CyberiadaCover for the 1972 edition of Cyberiada, illustration by Daniel Mróz
Photo from 50watts.com

I learned about Stanislaw Lem as an undergrad at Berkeley, from undergraduate and graduate students in the Math department, where his books were quite popular. At the time, the Berkeley Math PhD program had a foreign language requirement (I don't know if they still do). The idea was that enough cutting edge mathematics research was being published in French or Russian or Japanese language journals -- and elsewhere -- that a serious mathematician would want to access that work even before an English-language translation became available.

The standard way to meet the requirement was to translate a page or so from a Math textbook in the target language. I remember a rumor (or did I dream it?) that one of the grad students fulfilled the requirement by translating a bit of Lem's Cyberiad from the original Polish. Who knows if it's true, but it makes a great story. For The Cyberiad must, indeed, be difficult to translate.

We might add here that later on the constructors had an article published in a prominent scientific journal under the title of "Recursive β -- Metafunctions in the Special Case of a Bogus Polypolice Transmogrification Conversion on an Oscillating Harmonic Field of Glass Bells and Green Gig, Kerosene Lamp on the Left to Divert Attention, Solved by Beastly Incarceration-Concatenation," which was subsequently exploited by the tabloids as "The Police State Rears Its Ugly Head."

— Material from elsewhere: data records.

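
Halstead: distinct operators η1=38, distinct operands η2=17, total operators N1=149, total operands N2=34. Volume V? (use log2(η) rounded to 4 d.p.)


Formula: V = N * log2(η), where N = N1 + N2 and η = η1 + η2
η = 38 + 17 = 55
N = 149 + 34 = 183
log2(55) ≈ 5.7814
V = 183 * 5.7814 = 1058.00

1058.00


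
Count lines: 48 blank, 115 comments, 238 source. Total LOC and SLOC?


Total LOC = blank + comment + code
Total LOC = 48 + 115 + 238 = 401
SLOC (source only) = code = 238

Total LOC: 401, SLOC: 238


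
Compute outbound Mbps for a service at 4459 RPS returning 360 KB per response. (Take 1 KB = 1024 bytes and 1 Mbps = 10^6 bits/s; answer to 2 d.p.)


Formula: Mbps = payload_bytes * RPS * 8 / 1e6
Payload per request = 360 KB = 360 * 1024 = 368640 bytes
Total bytes/sec = 368640 * 4459 = 1643765760
Total bits/sec = 1643765760 * 8 = 13150126080
Mbps = 13150126080 / 1e6 = 13150.13

13150.13 Mbps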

-- from "The Second Sally, or the Offer of King Krool"

How does one take the original Polish, and render it into an English that flows like a fairy tale, and yet keeps all the mathematical and scientific puns intact? I can't imagine. No wonder we were all convinced that the translator must have been a mathematician.

Here's a little bit from "The Third Sally, or The Dragons of Probability," which has always been one of my favorites.

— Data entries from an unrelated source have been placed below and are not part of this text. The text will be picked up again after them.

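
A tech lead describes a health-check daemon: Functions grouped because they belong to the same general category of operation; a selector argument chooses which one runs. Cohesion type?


Reasoning: Grouped by category of activity, not by data or sequence
Type: Logical cohesion

Logical cohesion


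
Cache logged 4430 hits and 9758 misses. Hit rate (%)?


Formula: hit rate = hits / (hits + misses) * 100
hit rate = 4430 / (4430 + 9758) * 100
hit rate = 4430 / 14188 * 100
hit rate = 31.22%

31.22%


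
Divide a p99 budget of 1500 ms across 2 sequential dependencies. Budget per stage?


Formula: per_stage = total_budget / stages
per_stage = 1500 / 2
per_stage = 750.0 ms

750.0 ms


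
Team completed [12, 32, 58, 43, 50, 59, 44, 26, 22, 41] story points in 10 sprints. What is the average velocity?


Formula: Avg velocity = Total points / Number of sprints
Points: [12, 32, 58, 43, 50, 59, 44, 26, 22, 41]
Sum = 12 + 32 + 58 + 43 + 50 + 59 + 44 + 26 + 22 + 41 = 387
Avg velocity = 387 / 10 = 38.7 points/sprint

38.7 points/sprint


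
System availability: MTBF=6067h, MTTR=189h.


Availability = MTBF / (MTBF + MTTR)
Availability = 6067 / (6067 + 189)
Availability = 6067 / 6256
Availability = 96.9789%

96.9789%


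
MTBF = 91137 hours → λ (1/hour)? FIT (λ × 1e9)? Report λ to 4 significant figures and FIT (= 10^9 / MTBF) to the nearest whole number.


Formula: λ = 1 / MTBF; FIT = λ × 1e9 = 1e9 / MTBF
λ = 1 / 91137 ≈ 1.097e-05 failures/hour
FIT = 1e9 / 91137 ≈ 10972 failures per 1e9 hours (nearest whole number)

λ = 1.097e-05 /h, FIT = 10972


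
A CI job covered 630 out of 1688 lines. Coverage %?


Coverage = covered / total * 100
Coverage = 630 / 1688 * 100
Coverage = 37.32%

37.32%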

The brilliant Cerebron… discovered three distinct kinds of dragon: the mythical, the chimerical, and the purely hypothetical. They were all, one might say, nonexistent, but each non-existed in an entirely different way.…

[Trurl and Klapaucius] were the first to apply probability theory to this area and, in so doing, created the field of statistical draconics, which says that dragons are thermodynamically impossible only in the probabilistic sense, as are elves, fairies, gnomes, witches, pixies, and the like. Using the general equation of improbability, the two constructors obtained the coefficients of pixation, elfinity, kobolding, etc. They found that for the spontaneous manifestation of an average dragon, one would have to wait a good sixteen quintoquadrillion heptillion years. In other words, the whole problem would have remained a mathematical curiosity had it not been for that famous tinkering passion of Trurl…. First, as he was dealing with the highly improbable, he invented a probability amplifier and ran tests in his basement -- then later at the Dracogenic Proving Grounds established and funded by the Academy. To this day those who (sadly enough) have no knowledge of the General Theory of Improbability ask why Trurl probabilized a dragon and not an elf or a goblin. The answer is simply that dragons are more probable than elves or goblins to begin with. True, Trurl might have gone further with his amplifying experiments, had not the first been so discouraging -- discouraging in that the materialized dragon tried to make a meal of him. Fortunately, Klapaucius was nearby and lowered the probability, and the monster vanished.

Theoretical physics would be much more exciting (or at least more marketable) with dragons, don't you think? And constructor robots.